Timothy Keller, a man of some notoriety, said, “Deep down, we cling to the simplistic idea that if we are good, life will go well. Untrue.”

This simplistic idea, at the very core of its emotion, has complacency painted all over it. First and foremost, we are not purely good. Within us all are those characteristics that disqualify us before we can even step up to the starting line. (Pride, arrogance, greed, selfishness, anger, jealousy, envy, big lies, white lies … just to name a few.) This sad fact screams deficiency and most people choose not to acknowledge its potential danger.

The consequence of those less then stellar characteristics within each of us has the potential to produce destructive behaviors. Thus, in our state of complacency, we miss the real danger that resides within. It is we who are the danger, and we are incapable of being good on our own all the time. We can do good deeds, have good thoughts and good intentions, but ultimately we incriminate ourselves and are guilty by and through the effects of those darker attributes that reside within us.

So what keeps us in a state of complacency?

Fear is best described as a distressed emotion aroused by impending discomfort.

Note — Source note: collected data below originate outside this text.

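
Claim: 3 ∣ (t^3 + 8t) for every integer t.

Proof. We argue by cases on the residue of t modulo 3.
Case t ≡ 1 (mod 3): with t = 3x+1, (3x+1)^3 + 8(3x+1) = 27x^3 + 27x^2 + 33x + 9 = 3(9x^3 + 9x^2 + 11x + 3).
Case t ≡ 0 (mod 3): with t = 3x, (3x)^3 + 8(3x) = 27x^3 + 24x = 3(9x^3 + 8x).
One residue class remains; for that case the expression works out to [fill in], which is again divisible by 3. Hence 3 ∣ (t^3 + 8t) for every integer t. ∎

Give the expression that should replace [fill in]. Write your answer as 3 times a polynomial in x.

3(9x^3 + 18x^2 + 20x + 8)

The residues treated are {1, 0}, so the missing case is t ≡ 2 (mod 3); write t = 3x+2.
Then (3x+2)^3 + 8(3x+2) = 27x^3 + 54x^2 + 60x + 24 = 3(9x^3 + 18x^2 + 20x + 8).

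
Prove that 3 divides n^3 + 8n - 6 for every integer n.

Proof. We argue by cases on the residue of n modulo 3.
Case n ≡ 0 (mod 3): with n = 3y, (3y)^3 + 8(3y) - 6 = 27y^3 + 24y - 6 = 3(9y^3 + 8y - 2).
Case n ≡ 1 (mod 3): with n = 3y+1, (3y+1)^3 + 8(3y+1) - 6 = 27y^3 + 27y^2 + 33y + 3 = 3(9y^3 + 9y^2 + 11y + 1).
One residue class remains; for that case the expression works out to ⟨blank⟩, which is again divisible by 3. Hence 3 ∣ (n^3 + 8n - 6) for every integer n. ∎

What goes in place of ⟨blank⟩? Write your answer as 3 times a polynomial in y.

3(9y^3 + 18y^2 + 20y + 6)

The residues treated are {0, 1}, so the missing case is n ≡ 2 (mod 3); write n = 3y+2.
Then (3y+2)^3 + 8(3y+2) - 6 = 27y^3 + 54y^2 + 60y + 18 = 3(9y^3 + 18y^2 + 20y + 6).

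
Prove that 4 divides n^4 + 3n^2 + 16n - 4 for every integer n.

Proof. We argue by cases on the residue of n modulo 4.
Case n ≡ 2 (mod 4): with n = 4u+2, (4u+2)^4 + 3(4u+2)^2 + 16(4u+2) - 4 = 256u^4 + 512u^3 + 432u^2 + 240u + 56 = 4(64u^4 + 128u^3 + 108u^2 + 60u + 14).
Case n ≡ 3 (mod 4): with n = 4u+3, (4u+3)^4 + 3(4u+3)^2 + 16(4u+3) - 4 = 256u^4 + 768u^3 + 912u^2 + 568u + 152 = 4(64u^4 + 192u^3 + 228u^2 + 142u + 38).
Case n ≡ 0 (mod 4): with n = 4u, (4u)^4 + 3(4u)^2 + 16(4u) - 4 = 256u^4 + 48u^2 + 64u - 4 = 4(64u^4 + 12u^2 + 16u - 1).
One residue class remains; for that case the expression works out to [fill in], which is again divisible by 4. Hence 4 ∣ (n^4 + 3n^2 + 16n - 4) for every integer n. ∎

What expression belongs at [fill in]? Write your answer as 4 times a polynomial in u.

4(64u^4 + 64u^3 + 36u^2 + 26u + 4)

The residues treated are {2, 3, 0}, so the missing case is n ≡ 1 (mod 4); write n = 4u+1.
Then (4u+1)^4 + 3(4u+1)^2 + 16(4u+1) - 4 = 256u^4 + 256u^3 + 144u^2 + 104u + 16 = 4(64u^4 + 64u^3 + 36u^2 + 26u + 4).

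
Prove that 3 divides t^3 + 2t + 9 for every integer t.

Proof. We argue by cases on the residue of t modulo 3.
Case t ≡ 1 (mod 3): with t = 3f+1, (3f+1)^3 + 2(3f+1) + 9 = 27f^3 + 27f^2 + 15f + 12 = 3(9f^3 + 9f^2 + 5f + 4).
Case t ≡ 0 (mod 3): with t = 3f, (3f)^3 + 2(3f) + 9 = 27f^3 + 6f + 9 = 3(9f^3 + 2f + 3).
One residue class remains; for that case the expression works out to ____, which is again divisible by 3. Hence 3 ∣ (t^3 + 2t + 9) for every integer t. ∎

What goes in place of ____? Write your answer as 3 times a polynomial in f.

Only t ≡ 2 (mod 3) is unaccounted for. Put t = 3f+2:
(3f+2)^3 + 2(3f+2) + 9 expands to 27f^3 + 54f^2 + 42f + 21,
and factoring out 3 leaves 3(9f^3 + 18f^2 + 14f + 7).

3(9f^3 + 18f^2 + 14f + 7)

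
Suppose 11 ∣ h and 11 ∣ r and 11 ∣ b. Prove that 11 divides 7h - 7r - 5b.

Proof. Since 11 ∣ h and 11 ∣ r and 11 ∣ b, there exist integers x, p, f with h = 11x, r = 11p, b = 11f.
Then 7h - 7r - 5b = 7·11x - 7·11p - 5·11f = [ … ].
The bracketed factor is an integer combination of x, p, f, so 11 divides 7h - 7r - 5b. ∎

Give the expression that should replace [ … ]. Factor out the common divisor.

Each term has a factor of 11: 7·11x - 7·11p - 5·11f = 11·(-5f - 7p + 7x).
Since -5f - 7p + 7x is an integer, 11 ∣ (7h - 7r - 5b).

11(-5f - 7p + 7x)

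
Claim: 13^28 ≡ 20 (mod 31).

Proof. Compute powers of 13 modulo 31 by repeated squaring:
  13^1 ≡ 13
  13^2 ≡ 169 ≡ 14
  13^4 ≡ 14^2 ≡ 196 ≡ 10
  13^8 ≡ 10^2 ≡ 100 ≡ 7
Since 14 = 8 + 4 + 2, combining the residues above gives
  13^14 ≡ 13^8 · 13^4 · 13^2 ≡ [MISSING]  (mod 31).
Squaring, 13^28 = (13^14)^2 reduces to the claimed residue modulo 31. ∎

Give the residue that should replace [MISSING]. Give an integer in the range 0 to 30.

Multiply the listed residues: 7 · 10 · 14 = 70 → 980.
Reducing modulo 31: 980 = 31·31 + 19, so 13^14 ≡ 19.

19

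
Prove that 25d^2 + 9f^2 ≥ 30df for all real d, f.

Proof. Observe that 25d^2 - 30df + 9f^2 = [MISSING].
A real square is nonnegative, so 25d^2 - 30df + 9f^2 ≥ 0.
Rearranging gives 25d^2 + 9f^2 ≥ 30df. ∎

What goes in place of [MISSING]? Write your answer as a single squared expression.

(5d - 3f)^2

25d^2 - 30df + 9f^2 is a perfect-square trinomial: the outer terms are (5d)^2 and (3f)^2, and the cross term is -2·5d·3f.
So 25d^2 - 30df + 9f^2 = (5d - 3f)^2 ≥ 0.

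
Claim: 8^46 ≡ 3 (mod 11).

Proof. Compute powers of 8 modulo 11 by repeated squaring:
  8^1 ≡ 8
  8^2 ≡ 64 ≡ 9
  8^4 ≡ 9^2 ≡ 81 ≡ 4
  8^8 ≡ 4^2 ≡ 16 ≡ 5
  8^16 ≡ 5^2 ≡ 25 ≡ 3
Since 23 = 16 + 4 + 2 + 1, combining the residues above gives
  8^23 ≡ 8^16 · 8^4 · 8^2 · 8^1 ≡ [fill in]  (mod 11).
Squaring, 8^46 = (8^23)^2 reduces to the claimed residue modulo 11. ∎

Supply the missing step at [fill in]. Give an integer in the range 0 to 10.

Multiply the listed residues: 3 · 4 · 9 · 8 = 12 → 108 → 864.
Reducing modulo 11: 864 = 78·11 + 6, so 8^23 ≡ 6.

6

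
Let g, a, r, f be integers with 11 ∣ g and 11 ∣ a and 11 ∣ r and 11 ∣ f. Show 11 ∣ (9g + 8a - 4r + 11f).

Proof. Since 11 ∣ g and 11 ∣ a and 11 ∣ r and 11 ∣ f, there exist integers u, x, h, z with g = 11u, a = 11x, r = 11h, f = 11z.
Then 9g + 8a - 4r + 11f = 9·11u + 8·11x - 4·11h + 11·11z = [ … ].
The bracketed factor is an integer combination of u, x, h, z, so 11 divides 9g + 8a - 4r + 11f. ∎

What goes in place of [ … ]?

11(-4h + 9u + 8x + 11z)

Each term has a factor of 11: 9·11u + 8·11x - 4·11h + 11·11z = 11·(-4h + 9u + 8x + 11z).
Since -4h + 9u + 8x + 11z is an integer, 11 ∣ (9g + 8a - 4r + 11f).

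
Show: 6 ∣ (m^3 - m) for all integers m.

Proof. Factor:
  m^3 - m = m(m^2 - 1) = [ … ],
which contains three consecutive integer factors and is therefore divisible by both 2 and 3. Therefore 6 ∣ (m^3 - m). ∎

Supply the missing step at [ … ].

m(m^2 - 1) = m(m - 1)(m + 1) = (m - 1)m(m + 1).
These three factors are consecutive integers, so their product is divisible by 6.

(m - 1)m(m + 1)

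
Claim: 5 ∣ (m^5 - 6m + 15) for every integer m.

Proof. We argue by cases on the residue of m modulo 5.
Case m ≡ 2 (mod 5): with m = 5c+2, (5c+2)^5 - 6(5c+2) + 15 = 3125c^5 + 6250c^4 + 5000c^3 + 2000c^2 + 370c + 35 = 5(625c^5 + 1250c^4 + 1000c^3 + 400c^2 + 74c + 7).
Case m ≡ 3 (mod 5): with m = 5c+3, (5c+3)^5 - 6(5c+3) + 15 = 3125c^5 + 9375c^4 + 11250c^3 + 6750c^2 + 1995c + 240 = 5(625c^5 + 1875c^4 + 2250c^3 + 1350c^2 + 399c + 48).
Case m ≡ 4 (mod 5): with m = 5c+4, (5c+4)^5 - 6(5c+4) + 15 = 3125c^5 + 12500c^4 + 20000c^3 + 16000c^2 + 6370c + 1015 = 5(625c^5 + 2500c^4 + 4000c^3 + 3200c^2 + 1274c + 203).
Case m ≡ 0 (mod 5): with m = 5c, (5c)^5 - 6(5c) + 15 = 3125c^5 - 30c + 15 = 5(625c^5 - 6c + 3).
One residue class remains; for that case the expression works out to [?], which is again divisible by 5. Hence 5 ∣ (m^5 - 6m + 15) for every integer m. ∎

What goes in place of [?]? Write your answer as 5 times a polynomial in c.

The residues treated are {2, 3, 4, 0}, so the missing case is m ≡ 1 (mod 5); write m = 5c+1.
Then (5c+1)^5 - 6(5c+1) + 15 = 3125c^5 + 3125c^4 + 1250c^3 + 250c^2 - 5c + 10 = 5(625c^5 + 625c^4 + 250c^3 + 50c^2 - c + 2).

5(625c^5 + 625c^4 + 250c^3 + 50c^2 - c + 2)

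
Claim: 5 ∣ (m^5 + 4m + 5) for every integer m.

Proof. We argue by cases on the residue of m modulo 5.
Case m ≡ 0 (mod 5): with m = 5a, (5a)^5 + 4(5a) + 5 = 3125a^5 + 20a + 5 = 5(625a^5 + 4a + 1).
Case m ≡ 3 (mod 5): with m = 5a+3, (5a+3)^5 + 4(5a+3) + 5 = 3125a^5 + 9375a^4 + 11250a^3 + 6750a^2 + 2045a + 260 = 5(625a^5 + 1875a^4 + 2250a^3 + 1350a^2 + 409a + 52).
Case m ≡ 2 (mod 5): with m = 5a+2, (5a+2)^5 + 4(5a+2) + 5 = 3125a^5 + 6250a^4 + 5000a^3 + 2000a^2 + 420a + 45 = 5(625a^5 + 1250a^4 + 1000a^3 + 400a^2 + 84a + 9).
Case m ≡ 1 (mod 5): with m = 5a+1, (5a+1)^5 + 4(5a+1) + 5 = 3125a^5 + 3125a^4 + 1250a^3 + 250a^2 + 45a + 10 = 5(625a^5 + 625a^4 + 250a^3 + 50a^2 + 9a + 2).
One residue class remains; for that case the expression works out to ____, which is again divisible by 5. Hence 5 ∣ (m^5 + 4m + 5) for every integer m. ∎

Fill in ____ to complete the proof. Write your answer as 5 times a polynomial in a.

5(625a^5 + 2500a^4 + 4000a^3 + 3200a^2 + 1284a + 209)

The residues treated are {0, 3, 2, 1}, so the missing case is m ≡ 4 (mod 5); write m = 5a+4.
Then (5a+4)^5 + 4(5a+4) + 5 = 3125a^5 + 12500a^4 + 20000a^3 + 16000a^2 + 6420a + 1045 = 5(625a^5 + 2500a^4 + 4000a^3 + 3200a^2 + 1284a + 209).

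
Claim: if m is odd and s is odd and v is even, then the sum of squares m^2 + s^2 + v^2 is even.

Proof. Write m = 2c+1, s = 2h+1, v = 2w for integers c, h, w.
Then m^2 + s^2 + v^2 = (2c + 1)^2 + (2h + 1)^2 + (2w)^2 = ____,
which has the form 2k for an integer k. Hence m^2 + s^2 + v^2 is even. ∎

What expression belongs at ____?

(2c + 1)^2 + (2h + 1)^2 + (2w)^2 = 4c^2 + 4c + 4h^2 + 4h + 4w^2 + 2
= 2(2c^2 + 2c + 2h^2 + 2h + 2w^2 + 1).
Since 2c^2 + 2c + 2h^2 + 2h + 2w^2 + 1 is an integer, the sum of squares is of the form 2k for an integer k.

2(2c^2 + 2c + 2h^2 + 2h + 2w^2 + 1)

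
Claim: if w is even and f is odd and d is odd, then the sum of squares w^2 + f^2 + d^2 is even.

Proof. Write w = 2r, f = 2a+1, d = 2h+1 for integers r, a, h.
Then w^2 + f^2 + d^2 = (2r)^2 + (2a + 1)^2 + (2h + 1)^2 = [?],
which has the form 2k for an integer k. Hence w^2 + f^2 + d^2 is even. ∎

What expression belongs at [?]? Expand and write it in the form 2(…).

(2r)^2 + (2a + 1)^2 + (2h + 1)^2 = 4a^2 + 4a + 4h^2 + 4h + 4r^2 + 2
= 2(2a^2 + 2a + 2h^2 + 2h + 2r^2 + 1).
Since 2a^2 + 2a + 2h^2 + 2h + 2r^2 + 1 is an integer, the sum of squares is of the form 2k for an integer k.

2(2a^2 + 2a + 2h^2 + 2h + 2r^2 + 1)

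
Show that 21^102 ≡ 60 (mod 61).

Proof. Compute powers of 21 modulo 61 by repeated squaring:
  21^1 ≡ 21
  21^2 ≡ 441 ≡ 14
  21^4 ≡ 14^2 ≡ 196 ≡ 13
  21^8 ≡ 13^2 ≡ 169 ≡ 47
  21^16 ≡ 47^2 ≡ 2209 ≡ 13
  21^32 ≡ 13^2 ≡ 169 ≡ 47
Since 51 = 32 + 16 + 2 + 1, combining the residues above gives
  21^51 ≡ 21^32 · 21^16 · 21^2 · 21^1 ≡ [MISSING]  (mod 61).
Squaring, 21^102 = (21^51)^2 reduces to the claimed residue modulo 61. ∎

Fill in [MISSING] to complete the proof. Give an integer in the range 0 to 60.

50

Multiply the listed residues: 47 · 13 · 14 · 21 = 611 → 8554 → 179634.
Reducing modulo 61: 179634 = 2944·61 + 50, so 21^51 ≡ 50.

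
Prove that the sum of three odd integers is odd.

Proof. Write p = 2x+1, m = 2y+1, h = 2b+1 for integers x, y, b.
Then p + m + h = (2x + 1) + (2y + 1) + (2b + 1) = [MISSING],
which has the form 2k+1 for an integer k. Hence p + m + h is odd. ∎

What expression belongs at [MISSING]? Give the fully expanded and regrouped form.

(2x + 1) + (2y + 1) + (2b + 1) = 2b + 2x + 2y + 3
= 2(b + x + y + 1) + 1.
Since b + x + y + 1 is an integer, the sum is of the form 2k+1 for an integer k.

2(b + x + y + 1) + 1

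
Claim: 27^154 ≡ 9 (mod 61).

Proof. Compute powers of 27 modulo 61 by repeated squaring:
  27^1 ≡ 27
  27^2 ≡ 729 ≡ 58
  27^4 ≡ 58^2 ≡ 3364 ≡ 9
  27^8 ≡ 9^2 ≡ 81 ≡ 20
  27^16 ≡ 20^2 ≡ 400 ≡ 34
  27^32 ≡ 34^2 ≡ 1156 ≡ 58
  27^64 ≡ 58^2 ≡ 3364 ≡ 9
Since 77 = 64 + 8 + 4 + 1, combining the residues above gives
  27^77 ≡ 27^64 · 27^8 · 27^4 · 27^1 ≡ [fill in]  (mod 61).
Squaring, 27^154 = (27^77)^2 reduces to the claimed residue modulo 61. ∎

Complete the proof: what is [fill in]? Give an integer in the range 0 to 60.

3

Multiply the listed residues: 9 · 20 · 9 · 27 = 180 → 1620 → 43740.
Reducing modulo 61: 43740 = 717·61 + 3, so 27^77 ≡ 3.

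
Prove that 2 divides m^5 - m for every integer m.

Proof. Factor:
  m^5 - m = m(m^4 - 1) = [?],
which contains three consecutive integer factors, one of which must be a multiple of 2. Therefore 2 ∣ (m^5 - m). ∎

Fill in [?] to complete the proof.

m^4 - 1 = (m^2 - 1)(m^2 + 1), and m^2 - 1 = (m-1)(m+1).
So m(m^4 - 1) = (m - 1)m(m + 1)(m^2 + 1).

(m - 1)m(m + 1)(m^2 + 1)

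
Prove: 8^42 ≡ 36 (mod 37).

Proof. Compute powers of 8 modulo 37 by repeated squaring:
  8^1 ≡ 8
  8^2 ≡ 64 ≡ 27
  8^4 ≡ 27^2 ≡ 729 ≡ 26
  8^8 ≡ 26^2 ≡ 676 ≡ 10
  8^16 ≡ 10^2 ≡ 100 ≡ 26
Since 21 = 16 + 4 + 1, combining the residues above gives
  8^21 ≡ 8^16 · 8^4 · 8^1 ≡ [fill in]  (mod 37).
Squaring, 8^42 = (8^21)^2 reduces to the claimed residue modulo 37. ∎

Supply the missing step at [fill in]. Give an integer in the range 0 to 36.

6

Multiply the listed residues: 26 · 26 · 8 = 676 → 5408.
Reducing modulo 37: 5408 = 146·37 + 6, so 8^21 ≡ 6.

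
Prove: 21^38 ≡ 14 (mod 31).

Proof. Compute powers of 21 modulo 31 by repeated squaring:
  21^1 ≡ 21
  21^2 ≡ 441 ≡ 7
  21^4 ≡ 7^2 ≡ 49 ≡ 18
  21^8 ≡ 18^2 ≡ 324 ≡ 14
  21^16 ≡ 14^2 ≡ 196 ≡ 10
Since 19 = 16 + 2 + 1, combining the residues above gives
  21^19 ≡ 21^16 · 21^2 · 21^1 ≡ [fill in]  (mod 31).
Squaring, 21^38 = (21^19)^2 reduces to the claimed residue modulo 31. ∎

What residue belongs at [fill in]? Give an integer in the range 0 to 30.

13

Multiply the listed residues: 10 · 7 · 21 = 70 → 1470.
Reducing modulo 31: 1470 = 47·31 + 13, so 21^19 ≡ 13.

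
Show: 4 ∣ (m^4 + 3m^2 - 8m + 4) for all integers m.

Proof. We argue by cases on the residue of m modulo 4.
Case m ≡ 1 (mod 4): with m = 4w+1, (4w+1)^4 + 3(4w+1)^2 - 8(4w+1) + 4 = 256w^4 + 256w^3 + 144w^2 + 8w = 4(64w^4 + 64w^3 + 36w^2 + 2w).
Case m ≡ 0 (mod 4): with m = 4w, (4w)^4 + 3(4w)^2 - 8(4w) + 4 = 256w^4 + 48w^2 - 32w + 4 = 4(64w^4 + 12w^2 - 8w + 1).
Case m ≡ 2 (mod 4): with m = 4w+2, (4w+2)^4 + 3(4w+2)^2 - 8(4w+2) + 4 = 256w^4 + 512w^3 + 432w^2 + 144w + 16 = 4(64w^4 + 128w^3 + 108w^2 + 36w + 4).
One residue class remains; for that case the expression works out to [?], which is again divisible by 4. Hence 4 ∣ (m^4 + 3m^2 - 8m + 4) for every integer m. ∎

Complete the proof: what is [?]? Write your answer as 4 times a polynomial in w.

Only m ≡ 3 (mod 4) is unaccounted for. Put m = 4w+3:
(4w+3)^4 + 3(4w+3)^2 - 8(4w+3) + 4 expands to 256w^4 + 768w^3 + 912w^2 + 472w + 88,
and factoring out 4 leaves 4(64w^4 + 192w^3 + 228w^2 + 118w + 22).

4(64w^4 + 192w^3 + 228w^2 + 118w + 22)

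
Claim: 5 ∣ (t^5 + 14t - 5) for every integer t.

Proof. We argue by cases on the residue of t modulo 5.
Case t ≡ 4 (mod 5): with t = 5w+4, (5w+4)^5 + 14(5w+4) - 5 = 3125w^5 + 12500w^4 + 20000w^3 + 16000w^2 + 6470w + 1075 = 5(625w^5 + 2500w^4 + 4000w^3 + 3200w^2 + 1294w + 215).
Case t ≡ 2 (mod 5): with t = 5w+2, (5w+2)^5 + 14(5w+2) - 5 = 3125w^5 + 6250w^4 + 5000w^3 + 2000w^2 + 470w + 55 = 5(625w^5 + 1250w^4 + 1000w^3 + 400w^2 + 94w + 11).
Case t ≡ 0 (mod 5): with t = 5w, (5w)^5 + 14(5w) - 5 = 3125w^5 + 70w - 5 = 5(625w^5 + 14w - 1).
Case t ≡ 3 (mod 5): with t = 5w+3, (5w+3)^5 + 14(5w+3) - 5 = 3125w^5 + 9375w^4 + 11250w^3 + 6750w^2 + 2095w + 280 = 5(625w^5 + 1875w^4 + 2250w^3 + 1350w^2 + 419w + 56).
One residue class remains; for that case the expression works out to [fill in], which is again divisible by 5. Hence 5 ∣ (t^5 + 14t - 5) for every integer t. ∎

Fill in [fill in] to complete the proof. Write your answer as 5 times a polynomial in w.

The residues treated are {4, 2, 0, 3}, so the missing case is t ≡ 1 (mod 5); write t = 5w+1.
Then (5w+1)^5 + 14(5w+1) - 5 = 3125w^5 + 3125w^4 + 1250w^3 + 250w^2 + 95w + 10 = 5(625w^5 + 625w^4 + 250w^3 + 50w^2 + 19w + 2).

5(625w^5 + 625w^4 + 250w^3 + 50w^2 + 19w + 2)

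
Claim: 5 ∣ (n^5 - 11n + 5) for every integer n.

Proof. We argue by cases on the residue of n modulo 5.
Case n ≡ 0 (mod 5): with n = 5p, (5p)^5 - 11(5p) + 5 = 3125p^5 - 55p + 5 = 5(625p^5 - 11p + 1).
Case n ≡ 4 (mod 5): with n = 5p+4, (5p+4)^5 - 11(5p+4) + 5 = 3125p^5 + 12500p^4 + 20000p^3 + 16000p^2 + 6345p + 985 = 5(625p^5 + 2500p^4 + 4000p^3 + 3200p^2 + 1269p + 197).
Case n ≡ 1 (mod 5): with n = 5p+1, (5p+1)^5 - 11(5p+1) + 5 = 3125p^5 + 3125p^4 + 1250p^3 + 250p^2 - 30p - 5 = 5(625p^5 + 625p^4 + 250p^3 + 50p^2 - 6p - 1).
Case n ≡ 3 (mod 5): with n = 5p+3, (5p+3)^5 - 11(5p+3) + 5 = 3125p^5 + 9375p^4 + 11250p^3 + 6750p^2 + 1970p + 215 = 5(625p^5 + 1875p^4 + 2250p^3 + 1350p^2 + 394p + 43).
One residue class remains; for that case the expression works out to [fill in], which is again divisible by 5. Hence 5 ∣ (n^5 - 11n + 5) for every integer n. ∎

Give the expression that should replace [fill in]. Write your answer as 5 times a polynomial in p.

The residues treated are {0, 4, 1, 3}, so the missing case is n ≡ 2 (mod 5); write n = 5p+2.
Then (5p+2)^5 - 11(5p+2) + 5 = 3125p^5 + 6250p^4 + 5000p^3 + 2000p^2 + 345p + 15 = 5(625p^5 + 1250p^4 + 1000p^3 + 400p^2 + 69p + 3).

5(625p^5 + 1250p^4 + 1000p^3 + 400p^2 + 69p + 3)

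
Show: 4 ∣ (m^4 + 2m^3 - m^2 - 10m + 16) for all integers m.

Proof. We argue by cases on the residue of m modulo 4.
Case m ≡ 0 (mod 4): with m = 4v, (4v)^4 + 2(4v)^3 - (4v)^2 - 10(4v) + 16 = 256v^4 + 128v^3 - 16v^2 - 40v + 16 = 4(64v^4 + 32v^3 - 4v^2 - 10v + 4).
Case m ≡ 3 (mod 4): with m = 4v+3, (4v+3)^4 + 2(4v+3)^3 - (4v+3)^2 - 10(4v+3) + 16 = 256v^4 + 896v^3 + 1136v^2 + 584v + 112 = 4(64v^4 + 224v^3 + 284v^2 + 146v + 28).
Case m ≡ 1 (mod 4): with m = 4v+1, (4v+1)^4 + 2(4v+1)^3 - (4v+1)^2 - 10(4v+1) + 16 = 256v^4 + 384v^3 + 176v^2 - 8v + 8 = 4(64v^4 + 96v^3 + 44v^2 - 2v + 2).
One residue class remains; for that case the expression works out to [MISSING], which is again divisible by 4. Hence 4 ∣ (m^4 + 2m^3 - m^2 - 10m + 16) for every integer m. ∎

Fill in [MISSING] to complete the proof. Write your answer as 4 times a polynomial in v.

The residues treated are {0, 3, 1}, so the missing case is m ≡ 2 (mod 4); write m = 4v+2.
Then (4v+2)^4 + 2(4v+2)^3 - (4v+2)^2 - 10(4v+2) + 16 = 256v^4 + 640v^3 + 560v^2 + 168v + 24 = 4(64v^4 + 160v^3 + 140v^2 + 42v + 6).

4(64v^4 + 160v^3 + 140v^2 + 42v + 6)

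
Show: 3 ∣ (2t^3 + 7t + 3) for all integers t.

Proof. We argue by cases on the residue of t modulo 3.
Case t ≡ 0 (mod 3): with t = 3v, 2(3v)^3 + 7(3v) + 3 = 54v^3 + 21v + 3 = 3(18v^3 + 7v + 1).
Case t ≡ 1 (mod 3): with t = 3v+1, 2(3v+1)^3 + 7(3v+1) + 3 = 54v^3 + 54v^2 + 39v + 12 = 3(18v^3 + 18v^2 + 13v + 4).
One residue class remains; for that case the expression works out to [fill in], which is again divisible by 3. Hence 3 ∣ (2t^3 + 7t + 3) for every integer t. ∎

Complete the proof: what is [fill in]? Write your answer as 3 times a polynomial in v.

3(18v^3 + 36v^2 + 31v + 11)

Only t ≡ 2 (mod 3) is unaccounted for. Put t = 3v+2:
2(3v+2)^3 + 7(3v+2) + 3 expands to 54v^3 + 108v^2 + 93v + 33,
and factoring out 3 leaves 3(18v^3 + 36v^2 + 31v + 11).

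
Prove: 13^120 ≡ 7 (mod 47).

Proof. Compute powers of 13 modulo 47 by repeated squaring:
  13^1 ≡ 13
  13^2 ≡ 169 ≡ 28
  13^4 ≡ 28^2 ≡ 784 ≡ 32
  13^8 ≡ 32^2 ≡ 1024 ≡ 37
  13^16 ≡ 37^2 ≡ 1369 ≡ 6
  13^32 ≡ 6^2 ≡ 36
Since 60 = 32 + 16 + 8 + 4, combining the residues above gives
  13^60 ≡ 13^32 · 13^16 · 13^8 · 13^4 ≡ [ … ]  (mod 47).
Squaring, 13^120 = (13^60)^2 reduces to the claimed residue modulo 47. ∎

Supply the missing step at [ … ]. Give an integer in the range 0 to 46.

17

Multiply the listed residues: 36 · 6 · 37 · 32 = 216 → 7992 → 255744.
Reducing modulo 47: 255744 = 5441·47 + 17, so 13^60 ≡ 17.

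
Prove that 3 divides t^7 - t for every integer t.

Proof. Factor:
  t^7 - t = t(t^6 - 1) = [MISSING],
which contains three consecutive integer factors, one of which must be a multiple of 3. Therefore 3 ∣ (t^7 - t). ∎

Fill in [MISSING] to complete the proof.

(t - 1)t(t + 1)(t^4 + t^2 + 1)

t^6 - 1 = (t^2 - 1)(t^4 + t^2 + 1), and t^2 - 1 = (t-1)(t+1).
So t(t^6 - 1) = (t - 1)t(t + 1)(t^4 + t^2 + 1).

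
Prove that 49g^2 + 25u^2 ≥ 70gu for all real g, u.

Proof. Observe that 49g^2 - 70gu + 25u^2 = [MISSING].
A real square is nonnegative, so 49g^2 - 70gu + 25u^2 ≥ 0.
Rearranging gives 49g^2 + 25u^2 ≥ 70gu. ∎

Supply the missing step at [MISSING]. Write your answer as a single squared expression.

(7g - 5u)^2

49g^2 - 70gu + 25u^2 is a perfect-square trinomial: the outer terms are (7g)^2 and (5u)^2, and the cross term is -2·7g·5u.
So 49g^2 - 70gu + 25u^2 = (7g - 5u)^2 ≥ 0.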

Rosanne Cash grasped this natural truth when she said, “The key to change … is to let go of fear.”Fear keeps us imprisoned to our finite way of living and believing. The thought of: what if I am wrong about my faith in mankind and their ability to attain peace? I mean, my verified state of complacency keeps me metaphorically medicated, and if that’s true, then Timothy Keller is right! Things will not go well for us!

Regretfully, fear keeps us solely looking inward. Our focus is laser locked on our self-preservation and glorification; usually, if not exclusively, at the expense of others. It’s impossible to attain any chance of peace when we are locked into our selfish mantra of “me.”

Martin Luther King Jr. said it best: “Every man must decide whether he will walk in the Light of creative altruism or in the darkness of destructive selfishness.”

Our heart is the problem. We get in the way of what should be considered and defined as righteous and selfless. It saddens me that we have intentionally left that most critical part out. It’s the elephant in the room. But then again, fear keeps us from living out and saying what is righteous and true.

Our complacency keeps us from walking with the Light of altruism in a relationship with the Creator. He said that He is the Light, yet we marginalize His ability to govern and love His creation through and in partnership with our freewill.

Our fear controls us so much so that we rationalize that there is no God. Thereby, we are left on our own in a universe we can’t even explain, and the very thought of its beginning escapes our mighty but very finite and limited way of thinking.

So what do I believe is required of each of us if we are to ultimately attain genuine “peace on earth and good will towards men”…? A heart change that embraces the conclusion to that proclamation… “with whom God is well pleased.”

God so loves you and me that He sacrificed himself on the cross in order to establish peace on earth in our hearts. His selfless and fearless act of love to reconcile our hearts to His, the Creator of all things, is the greatest answer to peace that man (creation) can ever imagine or wish to attain.

We will continue to miss out on the greatest opportunity for peace if we do not step out of complacency and fear and step into a relationship with God, for in shifting our hearts to Him, there we will find true peace.